Gemäß § 72 Abs. 2 Satz 1 Nr. 1 SGB VI endet der belegungsfähige Gesamtzeitraum mit dem Kalendermonat vor Beginn der zu berechnenden Rente. Rentenbeginn im Sinne der Vorschrift ist der Zeitpunkt, zu dem der Rechtsinhaber zum 1. Mal vom Rentenversicherungsträger verlangen kann, die Rente als eine jetzt zu erbringende Leistung zu zahlen (Fälligkeit des ersten Einzelanspruchs aus dem Rentenstammrecht). Die Kammer vermochte sich der Ansicht der Beklagten, dass der Rentenbeginn im Sinne des § 72 Abs. 2 Satz 1 Nr. 1 SGB VI der Zeitpunkt ist, zu dem die Rente zum 1. Mal tatsächlich ausbezahlt wird, nicht anzuschließen. Die Kammer folgte damit nach eigener Prüfung in Ausführungen des Bundessozialgerichts im Urteil vom 24.07.2001 Az: B 4 RA 45/99 R, auf die hier zur weiteren Begründung Bezug genommen wird. Von entscheidener Bedeutung ist für die Kammer dabei, dass es nicht dem Willen des Gesetzgebers entsprechen kann, dass die Rentenhöhe immer weiter sinkt, je länger ein Versicherter über die Vollendung des 65. Lebensjahres hinaus die Rente nicht in Anspruch nimmt. Dies gilt insbesondere im Hinblick darauf, dass der Gesetzgeber eine spätere Inanspruchnahme der Rente grundsätzlich durch einen höheren Zugangsfaktor honorieren will. Die Rechtsansicht der Beklagten zur Ausdehnung des belegungsfähigen Gesamtzeitraums über das 65. Lebensjahr hinaus bis zur Rentenantragstellung steht im Widerspruch zum dargestellten gesetzgeberischen Anliegen.
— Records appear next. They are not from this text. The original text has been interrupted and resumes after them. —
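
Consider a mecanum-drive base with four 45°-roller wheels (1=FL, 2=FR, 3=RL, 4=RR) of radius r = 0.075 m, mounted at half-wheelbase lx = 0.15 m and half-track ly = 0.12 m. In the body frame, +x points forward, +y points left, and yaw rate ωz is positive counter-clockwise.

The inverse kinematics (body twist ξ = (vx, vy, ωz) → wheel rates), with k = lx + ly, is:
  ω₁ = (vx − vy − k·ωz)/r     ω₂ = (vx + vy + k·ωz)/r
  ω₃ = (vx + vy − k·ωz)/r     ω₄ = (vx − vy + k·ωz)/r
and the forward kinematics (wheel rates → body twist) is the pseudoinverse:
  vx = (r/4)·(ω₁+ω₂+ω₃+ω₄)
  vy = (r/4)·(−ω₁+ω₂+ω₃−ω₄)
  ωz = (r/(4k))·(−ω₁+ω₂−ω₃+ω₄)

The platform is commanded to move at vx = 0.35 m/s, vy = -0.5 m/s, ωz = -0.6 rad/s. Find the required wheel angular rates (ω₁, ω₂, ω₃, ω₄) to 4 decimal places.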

Die Kostenentscheidung beruht auf den §§ 183, 193 SGG.

Die Sprungrevision war nach § 160 Abs. 2 Nr. 1 SGG zuzulassen. Die Rechtssache hat grundsätzliche Bedeutung. Bislang ist nicht entschieden, ob die für die Arbeiterrentenversicherung zuständigen Senate des Bundessozialgerichts (5. und 13. Senat) der Rechtsprechung des 4. Senats zur Berechnung des belegungsfähigen Gesamtzeitraums mit dem Erwerb des Rentenstammrechts folgen. Die Sprungrevision war daher zuzulassen.